After having graduated amidst the pandemic from a college in Visakhapatnam, Baid toyed with the idea of relocating to Hyderabad for a job in advertising and PR. The pros — a large firm, a higher salary and building a life in a metro. The cons — higher expenses, a tougher life and away from the family. Eventually, Baid managed to find a profile of her choice in Visakhapatnam itself. Office is a fifteen minute drive away and working in a small firm has thrown a lot of work her way which she may not have otherwise found an opportunity to do.

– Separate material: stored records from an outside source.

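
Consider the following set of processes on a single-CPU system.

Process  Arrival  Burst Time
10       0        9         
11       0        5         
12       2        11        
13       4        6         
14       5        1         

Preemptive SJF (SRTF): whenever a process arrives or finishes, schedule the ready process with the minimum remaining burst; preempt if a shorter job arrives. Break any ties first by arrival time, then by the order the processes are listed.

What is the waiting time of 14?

Gantt: | 11 0-5 | 14 5-6 | 13 6-12 | 10 12-21 | 12 21-32 |
Completion: 10=21  11=5  12=32  13=12  14=6
Waiting(14) = turnaround − burst = 1 − 1 = 0

0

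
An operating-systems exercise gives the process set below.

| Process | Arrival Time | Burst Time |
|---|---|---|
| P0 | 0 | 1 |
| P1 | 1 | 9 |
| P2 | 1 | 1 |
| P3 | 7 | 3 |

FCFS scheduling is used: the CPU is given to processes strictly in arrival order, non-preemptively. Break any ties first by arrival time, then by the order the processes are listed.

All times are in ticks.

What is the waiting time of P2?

Gantt: | P0 0-1 | P1 1-10 | P2 10-11 | P3 11-14 |
Completion: P0=1  P1=10  P2=11  P3=14
Turnaround (C−A): P0=1  P1=9  P2=10  P3=7
Waiting(P2) = turnaround − burst = 10 − 1 = 9

9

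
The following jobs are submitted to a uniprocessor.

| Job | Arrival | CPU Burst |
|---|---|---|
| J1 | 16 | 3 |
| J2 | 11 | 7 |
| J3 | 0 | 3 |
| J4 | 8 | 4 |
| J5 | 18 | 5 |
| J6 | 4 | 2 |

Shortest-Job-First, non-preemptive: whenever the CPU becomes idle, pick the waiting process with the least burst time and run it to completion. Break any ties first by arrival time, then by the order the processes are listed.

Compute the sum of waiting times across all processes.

8

Schedule: | J3 0-3 | idle 3-4 | J6 4-6 | idle 6-8 | J4 8-12 | J2 12-19 | J1 19-22 | J5 22-27 |
Completion: J1=22  J2=19  J3=3  J4=12  J5=27  J6=6
Waiting = turnaround − burst: J1=3, J2=1, J3=0, J4=0, J5=4, J6=0
Total waiting = 3 + 1 + 0 + 0 + 4 + 0 = 8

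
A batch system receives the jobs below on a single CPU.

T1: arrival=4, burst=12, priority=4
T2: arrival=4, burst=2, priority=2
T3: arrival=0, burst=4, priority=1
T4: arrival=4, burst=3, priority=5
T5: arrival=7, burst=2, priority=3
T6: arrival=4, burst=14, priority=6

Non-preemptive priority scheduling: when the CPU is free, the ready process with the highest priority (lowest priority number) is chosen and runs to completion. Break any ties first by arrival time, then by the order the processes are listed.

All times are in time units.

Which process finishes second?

Timeline: | T3 0-4 | T2 4-6 | T1 6-18 | T5 18-20 | T4 20-23 | T6 23-37 |
Completion: T1=18  T2=6  T3=4  T4=23  T5=20  T6=37
Turnaround (C−A): T1=14  T2=2  T3=4  T4=19  T5=13  T6=33
Finish order: T3 → T2 → T1 → T5 → T4 → T6

T2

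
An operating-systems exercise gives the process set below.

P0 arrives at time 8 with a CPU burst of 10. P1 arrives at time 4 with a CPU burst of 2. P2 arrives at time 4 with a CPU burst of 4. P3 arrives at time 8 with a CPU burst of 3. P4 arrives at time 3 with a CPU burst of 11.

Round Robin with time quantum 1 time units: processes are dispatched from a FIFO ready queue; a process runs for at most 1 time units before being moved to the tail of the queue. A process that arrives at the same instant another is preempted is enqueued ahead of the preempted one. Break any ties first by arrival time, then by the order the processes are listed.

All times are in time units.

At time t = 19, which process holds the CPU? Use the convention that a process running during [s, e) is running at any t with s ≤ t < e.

P3

Timeline: | idle 0-3 | P4 3-4 | P1 4-5 | P2 5-6 | P4 6-7 | P1 7-8 | P2 8-9 | P4 9-10 | P0 10-11 | P3 11-12 | P2 12-13 | P4 13-14 | P0 14-15 | P3 15-16 | P2 16-17 | P4 17-18 | P0 18-19 | P3 19-20 | P4 20-21 | P0 21-22 | P4 22-23 | P0 23-24 | P4 24-25 | P0 25-26 | P4 26-27 | P0 27-28 | P4 28-29 | P0 29-30 | P4 30-31 | P0 31-33 |
Completion: P0=33  P1=8  P2=17  P3=20  P4=31
Turnaround (C−A): P0=25  P1=4  P2=13  P3=12  P4=28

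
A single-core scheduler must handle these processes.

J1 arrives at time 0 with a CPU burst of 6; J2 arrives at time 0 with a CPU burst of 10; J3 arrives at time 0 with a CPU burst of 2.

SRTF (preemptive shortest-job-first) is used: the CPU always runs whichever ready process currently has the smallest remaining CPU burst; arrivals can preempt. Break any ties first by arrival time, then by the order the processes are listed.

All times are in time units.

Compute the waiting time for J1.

2

Gantt: | J3 0-2 | J1 2-8 | J2 8-18 |
Completion: J1=8  J2=18  J3=2
Waiting(J1) = turnaround − burst = 8 − 6 = 2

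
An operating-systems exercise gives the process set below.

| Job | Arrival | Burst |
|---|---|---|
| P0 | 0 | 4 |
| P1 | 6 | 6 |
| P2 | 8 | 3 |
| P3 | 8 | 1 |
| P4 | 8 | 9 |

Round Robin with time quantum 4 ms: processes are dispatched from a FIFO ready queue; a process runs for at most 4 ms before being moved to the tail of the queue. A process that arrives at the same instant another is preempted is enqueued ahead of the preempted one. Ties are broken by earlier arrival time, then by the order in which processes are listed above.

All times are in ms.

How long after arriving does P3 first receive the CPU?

5

Schedule: | P0 0-4 | idle 4-6 | P1 6-10 | P2 10-13 | P3 13-14 | P4 14-18 | P1 18-20 | P4 20-25 |
Completion: P0=4  P1=20  P2=13  P3=14  P4=25
Turnaround (C−A): P0=4  P1=14  P2=5  P3=6  P4=17
Response(P3) = first start − arrival = 13 − 8 = 5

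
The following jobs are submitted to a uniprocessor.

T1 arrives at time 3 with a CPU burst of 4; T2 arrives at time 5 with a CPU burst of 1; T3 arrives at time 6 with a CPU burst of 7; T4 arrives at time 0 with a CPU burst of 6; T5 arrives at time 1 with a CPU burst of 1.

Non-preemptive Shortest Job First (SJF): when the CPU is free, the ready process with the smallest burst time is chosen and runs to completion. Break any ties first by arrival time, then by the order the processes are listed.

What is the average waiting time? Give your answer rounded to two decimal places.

Gantt: | T4 0-6 | T5 6-7 | T2 7-8 | T1 8-12 | T3 12-19 |
Completion: T1=12  T2=8  T3=19  T4=6  T5=7
Waiting times: T1=5, T2=2, T3=6, T4=0, T5=5
Average waiting = (5+2+6+0+5) / 5 = 18/5 = 3.60

3.60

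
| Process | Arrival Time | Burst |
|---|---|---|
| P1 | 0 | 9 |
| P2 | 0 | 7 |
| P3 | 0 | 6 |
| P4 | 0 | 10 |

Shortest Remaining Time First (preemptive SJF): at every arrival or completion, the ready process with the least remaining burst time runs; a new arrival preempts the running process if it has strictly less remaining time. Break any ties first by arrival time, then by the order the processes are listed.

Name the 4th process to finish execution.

P4

Schedule: | P3 0-6 | P2 6-13 | P1 13-22 | P4 22-32 |
Completion: P1=22  P2=13  P3=6  P4=32
Finish order: P3 → P2 → P1 → P4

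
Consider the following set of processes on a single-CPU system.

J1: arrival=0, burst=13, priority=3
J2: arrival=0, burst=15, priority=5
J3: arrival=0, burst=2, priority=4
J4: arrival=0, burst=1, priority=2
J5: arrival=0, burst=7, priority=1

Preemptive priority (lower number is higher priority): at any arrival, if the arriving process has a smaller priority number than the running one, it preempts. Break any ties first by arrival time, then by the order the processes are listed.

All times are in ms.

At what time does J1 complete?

Schedule: | J5 0-7 | J4 7-8 | J1 8-21 | J3 21-23 | J2 23-38 |
Completion: J1=21  J2=38  J3=23  J4=8  J5=7

21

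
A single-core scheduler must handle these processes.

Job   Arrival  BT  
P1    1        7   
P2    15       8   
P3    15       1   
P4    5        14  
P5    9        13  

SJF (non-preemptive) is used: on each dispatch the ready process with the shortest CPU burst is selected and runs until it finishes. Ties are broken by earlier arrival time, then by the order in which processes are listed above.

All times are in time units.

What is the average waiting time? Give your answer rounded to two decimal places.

Schedule: | idle 0-1 | P1 1-8 | P4 8-22 | P3 22-23 | P2 23-31 | P5 31-44 |
Completion: P1=8  P2=31  P3=23  P4=22  P5=44
Waiting times: P1=0, P2=8, P3=7, P4=3, P5=22
Average waiting = (0+8+7+3+22) / 5 = 40/5 = 8.00

8.00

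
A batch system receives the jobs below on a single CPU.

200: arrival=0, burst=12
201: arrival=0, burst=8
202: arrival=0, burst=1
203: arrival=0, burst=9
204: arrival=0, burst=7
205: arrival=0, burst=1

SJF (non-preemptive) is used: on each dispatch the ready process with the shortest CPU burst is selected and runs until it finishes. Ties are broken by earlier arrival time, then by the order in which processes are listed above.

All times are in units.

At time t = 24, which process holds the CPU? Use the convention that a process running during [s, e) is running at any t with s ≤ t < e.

203

Gantt: | 202 0-1 | 205 1-2 | 204 2-9 | 201 9-17 | 203 17-26 | 200 26-38 |
Completion: 200=38  201=17  202=1  203=26  204=9  205=2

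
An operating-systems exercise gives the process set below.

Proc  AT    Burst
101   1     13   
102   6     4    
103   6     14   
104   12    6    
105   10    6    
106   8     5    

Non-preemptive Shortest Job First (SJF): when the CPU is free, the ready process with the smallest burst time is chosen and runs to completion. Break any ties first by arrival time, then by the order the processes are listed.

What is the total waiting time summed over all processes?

77

Schedule: | idle 0-1 | 101 1-14 | 102 14-18 | 106 18-23 | 105 23-29 | 104 29-35 | 103 35-49 |
Completion: 101=14  102=18  103=49  104=35  105=29  106=23
Waiting = turnaround − burst: 101=0, 102=8, 103=29, 104=17, 105=13, 106=10
Total waiting = 0 + 8 + 29 + 17 + 13 + 10 = 77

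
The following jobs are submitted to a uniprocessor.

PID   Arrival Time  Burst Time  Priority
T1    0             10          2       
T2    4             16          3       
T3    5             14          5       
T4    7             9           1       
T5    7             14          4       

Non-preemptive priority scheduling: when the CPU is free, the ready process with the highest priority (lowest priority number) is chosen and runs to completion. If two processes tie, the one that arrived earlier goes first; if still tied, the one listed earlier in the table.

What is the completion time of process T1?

Gantt: | T1 0-10 | T4 10-19 | T2 19-35 | T5 35-49 | T3 49-63 |
Completion: T1=10  T2=35  T3=63  T4=19  T5=49

10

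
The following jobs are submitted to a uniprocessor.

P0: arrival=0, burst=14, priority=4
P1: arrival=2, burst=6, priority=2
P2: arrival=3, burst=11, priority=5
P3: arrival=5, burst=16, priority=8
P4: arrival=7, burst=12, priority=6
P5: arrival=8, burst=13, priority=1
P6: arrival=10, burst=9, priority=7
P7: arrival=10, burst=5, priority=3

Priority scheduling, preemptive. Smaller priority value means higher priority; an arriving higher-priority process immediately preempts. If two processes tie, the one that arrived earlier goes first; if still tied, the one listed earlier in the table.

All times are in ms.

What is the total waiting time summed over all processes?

Gantt: | P0 0-2 | P1 2-8 | P5 8-21 | P7 21-26 | P0 26-38 | P2 38-49 | P4 49-61 | P6 61-70 | P3 70-86 |
Completion: P0=38  P1=8  P2=49  P3=86  P4=61  P5=21  P6=70  P7=26
Turnaround (C−A): P0=38  P1=6  P2=46  P3=81  P4=54  P5=13  P6=60  P7=16
Waiting = turnaround − burst: P0=24, P1=0, P2=35, P3=65, P4=42, P5=0, P6=51, P7=11
Total waiting = 24 + 0 + 35 + 65 + 42 + 0 + 51 + 11 = 228

228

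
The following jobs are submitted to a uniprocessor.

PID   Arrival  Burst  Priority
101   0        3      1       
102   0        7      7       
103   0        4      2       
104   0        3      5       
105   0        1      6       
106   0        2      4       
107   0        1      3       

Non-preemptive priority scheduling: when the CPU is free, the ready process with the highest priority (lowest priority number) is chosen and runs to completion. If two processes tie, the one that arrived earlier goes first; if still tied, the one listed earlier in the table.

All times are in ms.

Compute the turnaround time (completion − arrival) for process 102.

21

Schedule: | 101 0-3 | 103 3-7 | 107 7-8 | 106 8-10 | 104 10-13 | 105 13-14 | 102 14-21 |
Completion: 101=3  102=21  103=7  104=13  105=14  106=10  107=8
Turnaround(102) = completion − arrival = 21 − 0 = 21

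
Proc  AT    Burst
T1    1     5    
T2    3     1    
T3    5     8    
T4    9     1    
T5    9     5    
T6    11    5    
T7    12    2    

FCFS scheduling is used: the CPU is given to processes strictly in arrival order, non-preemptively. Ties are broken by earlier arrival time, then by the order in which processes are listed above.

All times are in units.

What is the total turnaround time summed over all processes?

Timeline: | idle 0-1 | T1 1-6 | T2 6-7 | T3 7-15 | T4 15-16 | T5 16-21 | T6 21-26 | T7 26-28 |
Completion: T1=6  T2=7  T3=15  T4=16  T5=21  T6=26  T7=28
Turnaround (C−A): T1=5  T2=4  T3=10  T4=7  T5=12  T6=15  T7=16
Turnaround = completion − arrival: T1=5, T2=4, T3=10, T4=7, T5=12, T6=15, T7=16
Total turnaround = 5 + 4 + 10 + 7 + 12 + 15 + 16 = 69

69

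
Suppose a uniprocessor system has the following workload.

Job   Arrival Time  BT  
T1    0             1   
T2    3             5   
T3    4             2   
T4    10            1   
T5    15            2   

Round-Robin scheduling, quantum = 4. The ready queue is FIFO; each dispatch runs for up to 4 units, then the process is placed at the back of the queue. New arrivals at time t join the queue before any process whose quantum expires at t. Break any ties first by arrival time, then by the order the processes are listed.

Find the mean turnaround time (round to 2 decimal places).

Timeline: | T1 0-1 | idle 1-3 | T2 3-7 | T3 7-9 | T2 9-10 | T4 10-11 | idle 11-15 | T5 15-17 |
Completion: T1=1  T2=10  T3=9  T4=11  T5=17
Turnaround (C−A): T1=1  T2=7  T3=5  T4=1  T5=2
Turnaround times: T1=1, T2=7, T3=5, T4=1, T5=2
Average turnaround = (1+7+5+1+2) / 5 = 16/5 = 3.20

3.20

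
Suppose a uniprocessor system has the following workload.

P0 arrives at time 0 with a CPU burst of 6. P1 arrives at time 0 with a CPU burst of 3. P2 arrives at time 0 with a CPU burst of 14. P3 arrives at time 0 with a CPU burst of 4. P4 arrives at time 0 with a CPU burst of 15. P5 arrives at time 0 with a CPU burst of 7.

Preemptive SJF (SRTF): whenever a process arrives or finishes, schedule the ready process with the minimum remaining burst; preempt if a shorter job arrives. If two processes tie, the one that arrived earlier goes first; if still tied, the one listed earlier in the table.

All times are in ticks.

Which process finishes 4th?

Gantt: | P1 0-3 | P3 3-7 | P0 7-13 | P5 13-20 | P2 20-34 | P4 34-49 |
Completion: P0=13  P1=3  P2=34  P3=7  P4=49  P5=20
Turnaround (C−A): P0=13  P1=3  P2=34  P3=7  P4=49  P5=20
Finish order: P1 → P3 → P0 → P5 → P2 → P4

P5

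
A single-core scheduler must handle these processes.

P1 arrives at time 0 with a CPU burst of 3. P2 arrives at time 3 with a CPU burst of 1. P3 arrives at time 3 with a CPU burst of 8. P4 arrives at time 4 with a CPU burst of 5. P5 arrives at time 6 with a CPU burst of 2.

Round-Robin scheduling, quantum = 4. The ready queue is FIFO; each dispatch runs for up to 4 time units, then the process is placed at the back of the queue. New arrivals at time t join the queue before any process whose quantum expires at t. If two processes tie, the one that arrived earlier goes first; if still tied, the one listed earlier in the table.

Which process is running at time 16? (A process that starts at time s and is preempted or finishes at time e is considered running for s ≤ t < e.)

Schedule: | P1 0-3 | P2 3-4 | P3 4-8 | P4 8-12 | P5 12-14 | P3 14-18 | P4 18-19 |
Completion: P1=3  P2=4  P3=18  P4=19  P5=14

P3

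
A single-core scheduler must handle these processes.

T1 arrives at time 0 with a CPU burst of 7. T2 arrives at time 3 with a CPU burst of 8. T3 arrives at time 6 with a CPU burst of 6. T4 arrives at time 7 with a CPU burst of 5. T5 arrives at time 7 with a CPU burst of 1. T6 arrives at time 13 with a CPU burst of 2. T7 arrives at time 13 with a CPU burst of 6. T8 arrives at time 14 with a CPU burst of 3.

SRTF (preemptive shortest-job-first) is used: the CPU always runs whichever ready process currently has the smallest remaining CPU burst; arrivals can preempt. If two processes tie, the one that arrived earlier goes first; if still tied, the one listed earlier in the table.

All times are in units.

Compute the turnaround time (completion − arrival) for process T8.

4

Timeline: | T1 0-7 | T5 7-8 | T4 8-13 | T6 13-15 | T8 15-18 | T3 18-24 | T7 24-30 | T2 30-38 |
Completion: T1=7  T2=38  T3=24  T4=13  T5=8  T6=15  T7=30  T8=18
Turnaround(T8) = completion − arrival = 18 − 14 = 4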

While cities like Mumbai, Delhi, Chennai, Bangalore, Pune have led the job market for some time, smaller towns and cities are catching up.

Tier-2 and tier-3 cities have shown a faster rebound and stronger demand for office goers than metropolitans in percentage terms, albeit not in absolute terms, said Balasubramanian A, business head at TeamLease Services. “This has been a win-win situation, with companies able to cut high overhead costs and employees able to stay close to their hometowns, cut costs and increase productivity,” he said.

The success of remote work and an untapped talent pool in smaller cities has convinced organisations to look beyond the metros for their requirements, said Sashi Kumar, managing director at job listings portal, Indeed.

Indore, Trivandrum, Bhubaneswar, Lucknow and Visakhapatnam are seeing the fastest rise in hiring, according to jobs portal Monster.